Apparently the only possible interpretation of runSomeMonad do ... is runSomeMonad (do ...). Why isn't the first variant allowed by the Haskell syntax? Is there some case where foo do bar could be actually ambiguous?

Answer 1

Note that you can observe this effect with not just do, but also let, if, \, case, the extensions mdo and proc…and the dread unary -. I cannot think of a case in which this is ambiguous except for unary -. Here’s how the grammar is defined in the Haskell 2010 Language Report, §3: Expressions.

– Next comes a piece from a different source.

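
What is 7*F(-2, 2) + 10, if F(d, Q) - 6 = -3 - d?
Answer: 45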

exp     → infixexp :: [context =>] type     | infixexp  infixexp     → lexp qop infixexp     | - infixexp     | lexp  lexp     → \ apat1 … apatn -> exp     | let decls in exp     | if exp [;] then exp [;] else exp     | case exp of { alts }     | do { stmts }     | fexp  fexp     → [fexp] aexp  aexp     → ( exp )     | … 

There just happens to be no case defined in fexp (function application) or aexp (literal expression) that allows an unparenthesised lexp (lambda, let, etc.). I would consider this a bug in the grammar.

Fixing this would also remove the need for the $ typing hack.